Reibung und Energieeffizienz 

Tribologische Untersuchungen bei antriebssysteme 

Im Versuchslabor der iwis antriebssysteme kommt ein Tribometer zum Einsatz, um Reibungs- und Energieeffizienzanalysen an Kettenbauteilen durchzuführen. Ziel dieser Untersuchungen ist es, den Reibwert zwischen verschiedenen Komponenten eines Kettentriebs zu bestimmen und damit die Effizienz der gesamten Anwendung zu verbessern.

Einsatz von iwis Rollenketten in der Batterieproduktion | © IM Imagery, Shutterstock

Was ist Reibung – und warum entsteht sie?

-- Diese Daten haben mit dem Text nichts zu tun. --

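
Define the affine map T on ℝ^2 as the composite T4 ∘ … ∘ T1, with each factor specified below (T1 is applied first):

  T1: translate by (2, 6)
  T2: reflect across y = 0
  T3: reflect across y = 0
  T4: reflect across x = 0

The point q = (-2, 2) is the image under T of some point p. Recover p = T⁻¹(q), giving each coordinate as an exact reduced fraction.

p = (0, -4)

T1 = [1 0 2; 0 1 6; 0 0 1]
T2·T1 = [1 0 2; 0 -1 -6; 0 0 1]
T3·…·T1 = [1 0 2; 0 1 6; 0 0 1]
T4·…·T1 = [-1 0 -2; 0 1 6; 0 0 1]
det M = -1; M⁻¹ = [-1 0 -2; 0 1 -6; 0 0 1]
M⁻¹ · (-2, 2)ᵀ = (0, -4)ᵀ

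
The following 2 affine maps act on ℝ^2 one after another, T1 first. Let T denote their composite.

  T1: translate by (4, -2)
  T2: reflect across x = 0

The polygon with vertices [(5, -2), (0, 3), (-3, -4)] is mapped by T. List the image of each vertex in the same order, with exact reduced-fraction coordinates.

T1 translate by (4, -2): (5, -2) → (9, -4); (0, 3) → (4, 1); (-3, -4) → (1, -6)
T2 reflect across x = 0: (9, -4) → (-9, -4); (4, 1) → (-4, 1); (1, -6) → (-1, -6)

image vertices: (-9, -4), (-4, 1), (-1, -6)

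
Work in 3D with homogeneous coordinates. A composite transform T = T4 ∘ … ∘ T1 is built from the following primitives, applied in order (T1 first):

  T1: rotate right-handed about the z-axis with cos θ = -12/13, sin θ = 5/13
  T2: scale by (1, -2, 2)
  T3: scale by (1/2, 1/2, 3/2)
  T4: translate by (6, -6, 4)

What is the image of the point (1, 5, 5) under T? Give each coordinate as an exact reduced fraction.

T(p) = (119/26, -23/13, 19)

T1 rotate right-handed about the z-axis with cos θ = -12/13, sin θ = 5/13: (1, 5, 5) → (-37/13, -55/13, 5)
T2 scale by (1, -2, 2): (-37/13, -55/13, 5) → (-37/13, 110/13, 10)
T3 scale by (1/2, 1/2, 3/2): (-37/13, 110/13, 10) → (-37/26, 55/13, 15)
T4 translate by (6, -6, 4): (-37/26, 55/13, 15) → (119/26, -23/13, 19)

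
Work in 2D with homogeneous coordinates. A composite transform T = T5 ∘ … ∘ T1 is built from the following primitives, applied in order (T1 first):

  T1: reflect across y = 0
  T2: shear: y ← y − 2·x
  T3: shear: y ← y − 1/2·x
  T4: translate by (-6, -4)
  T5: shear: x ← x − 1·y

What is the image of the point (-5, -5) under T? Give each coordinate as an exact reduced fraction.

T(p) = (-49/2, 27/2)

T1 reflect across y = 0: (-5, -5) → (-5, 5)
T2 shear: y ← y − 2·x: (-5, 5) → (-5, 15)
T3 shear: y ← y − 1/2·x: (-5, 15) → (-5, 35/2)
T4 translate by (-6, -4): (-5, 35/2) → (-11, 27/2)
T5 shear: x ← x − 1·y: (-11, 27/2) → (-49/2, 27/2)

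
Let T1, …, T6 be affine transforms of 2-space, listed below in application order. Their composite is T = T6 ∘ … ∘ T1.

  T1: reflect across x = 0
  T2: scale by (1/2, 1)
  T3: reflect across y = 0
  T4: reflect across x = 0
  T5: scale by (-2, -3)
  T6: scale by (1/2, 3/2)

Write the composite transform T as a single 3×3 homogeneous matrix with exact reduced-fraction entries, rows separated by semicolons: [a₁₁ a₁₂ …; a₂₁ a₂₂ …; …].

T1 = [-1 0 0; 0 1 0; 0 0 1]
T2·T1 = [-1/2 0 0; 0 1 0; 0 0 1]
T3·…·T1 = [-1/2 0 0; 0 -1 0; 0 0 1]
T4·…·T1 = [1/2 0 0; 0 -1 0; 0 0 1]
T5·…·T1 = [-1 0 0; 0 3 0; 0 0 1]
T6·…·T1 = [-1/2 0 0; 0 9/2 0; 0 0 1]

T = [-1/2 0 0; 0 9/2 0; 0 0 1]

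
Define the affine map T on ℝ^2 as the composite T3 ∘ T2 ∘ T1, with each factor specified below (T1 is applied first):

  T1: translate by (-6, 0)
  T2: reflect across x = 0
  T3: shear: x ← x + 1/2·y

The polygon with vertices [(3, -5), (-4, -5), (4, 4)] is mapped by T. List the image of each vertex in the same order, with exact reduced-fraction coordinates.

image vertices: (1/2, -5), (15/2, -5), (4, 4)

T1 translate by (-6, 0): (3, -5) → (-3, -5); (-4, -5) → (-10, -5); (4, 4) → (-2, 4)
T2 reflect across x = 0: (-3, -5) → (3, -5); (-10, -5) → (10, -5); (-2, 4) → (2, 4)
T3 shear: x ← x + 1/2·y: (3, -5) → (1/2, -5); (10, -5) → (15/2, -5); (2, 4) → (4, 4)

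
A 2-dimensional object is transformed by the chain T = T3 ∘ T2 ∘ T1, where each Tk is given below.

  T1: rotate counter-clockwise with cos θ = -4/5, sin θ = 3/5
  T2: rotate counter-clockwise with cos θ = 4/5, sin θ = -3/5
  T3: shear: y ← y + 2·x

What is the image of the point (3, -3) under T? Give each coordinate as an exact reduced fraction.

T1 rotate counter-clockwise with cos θ = -4/5, sin θ = 3/5: (3, -3) → (-3/5, 21/5)
T2 rotate counter-clockwise with cos θ = 4/5, sin θ = -3/5: (-3/5, 21/5) → (51/25, 93/25)
T3 shear: y ← y + 2·x: (51/25, 93/25) → (51/25, 39/5)

T(p) = (51/25, 39/5)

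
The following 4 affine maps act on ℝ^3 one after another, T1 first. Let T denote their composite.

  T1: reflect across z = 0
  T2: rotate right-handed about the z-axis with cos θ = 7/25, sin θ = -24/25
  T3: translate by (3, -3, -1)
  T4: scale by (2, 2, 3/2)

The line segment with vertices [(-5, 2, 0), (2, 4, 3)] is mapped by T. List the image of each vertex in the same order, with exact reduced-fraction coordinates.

T1 reflect across z = 0: (-5, 2, 0) → (-5, 2, 0); (2, 4, 3) → (2, 4, -3)
T2 rotate right-handed about the z-axis with cos θ = 7/25, sin θ = -24/25: (-5, 2, 0) → (13/25, 134/25, 0); (2, 4, -3) → (22/5, -4/5, -3)
T3 translate by (3, -3, -1): (13/25, 134/25, 0) → (88/25, 59/25, -1); (22/5, -4/5, -3) → (37/5, -19/5, -4)
T4 scale by (2, 2, 3/2): (88/25, 59/25, -1) → (176/25, 118/25, -3/2); (37/5, -19/5, -4) → (74/5, -38/5, -6)

image vertices: (176/25, 118/25, -3/2), (74/5, -38/5, -6)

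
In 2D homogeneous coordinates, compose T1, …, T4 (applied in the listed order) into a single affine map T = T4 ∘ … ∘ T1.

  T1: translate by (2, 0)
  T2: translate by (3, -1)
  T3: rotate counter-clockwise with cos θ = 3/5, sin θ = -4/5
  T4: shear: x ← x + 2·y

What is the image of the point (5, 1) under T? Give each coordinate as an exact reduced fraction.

T(p) = (-10, -8)

T1 translate by (2, 0): (5, 1) → (7, 1)
T2 translate by (3, -1): (7, 1) → (10, 0)
T3 rotate counter-clockwise with cos θ = 3/5, sin θ = -4/5: (10, 0) → (6, -8)
T4 shear: x ← x + 2·y: (6, -8) → (-10, -8)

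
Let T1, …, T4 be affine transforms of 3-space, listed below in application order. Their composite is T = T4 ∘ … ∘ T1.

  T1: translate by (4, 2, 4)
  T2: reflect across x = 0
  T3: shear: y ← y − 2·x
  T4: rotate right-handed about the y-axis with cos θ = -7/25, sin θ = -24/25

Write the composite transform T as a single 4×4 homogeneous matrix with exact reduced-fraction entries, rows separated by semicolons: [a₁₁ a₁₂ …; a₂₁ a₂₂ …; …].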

Reibung entsteht zwischen zwei Körpern bzw. Objekten, die
sich berühren. Verursacht wird sie vorwiegend durch Unebenheiten in den Oberflächen. Reibung verursacht die sogenannte Reibkraft. Diese ist wiederum abhängig von zwei Faktoren: dem Reibkoeffizienten und der Normalkraft. Die Normalkraft wirkt senkrecht zur Reibkraft – und eine höhere Normalkraft bewirkt eine höhere Reibkraft. 


Sobald sich zwei Körper relativ zueinander bewegen, entstehen Reibungsverluste: diese spiegeln sich als Wärme im Bauteil oder in der Anlage wider.

Aufbau einer Stauförderkette | © iwis

Wo entsteht Reibung am Beispiel der Stauförderkette?


Innerhalb der Kette findet Reibung statt zwischen den Bolzen,
der Hülse und der Stütz- bzw. Staurolle. Übrigens: Nicht immer ist Reibung unerwünscht. Die Stauförderrolle nimmt den Werkstückträger mit – für die Beschleunigung des Werkstückträgers ist Reibkraft notwendig. Demnach gilt also: so viel Reibung wie nötig, aber so wenig wie möglich.


Bei folgenden Komponenten des Kettentriebs kommt es zu Reibungsverlusten: Kette, Kettenspanner, Kettenführung, Kettenrad, Werkstückträger und Transportgut.

Abbildung typischer Einflussfaktoren auf dem Reibwert | © iwis

Typische Einflussfaktoren auf den Reibwert

  • Werkstoff der Bauteile

  • Oberflächenbeschaffenheit

  • Beschichtungen

  • Schmierung und Temperatur 

  • Bewegungsart (rotierend oder oszillierend)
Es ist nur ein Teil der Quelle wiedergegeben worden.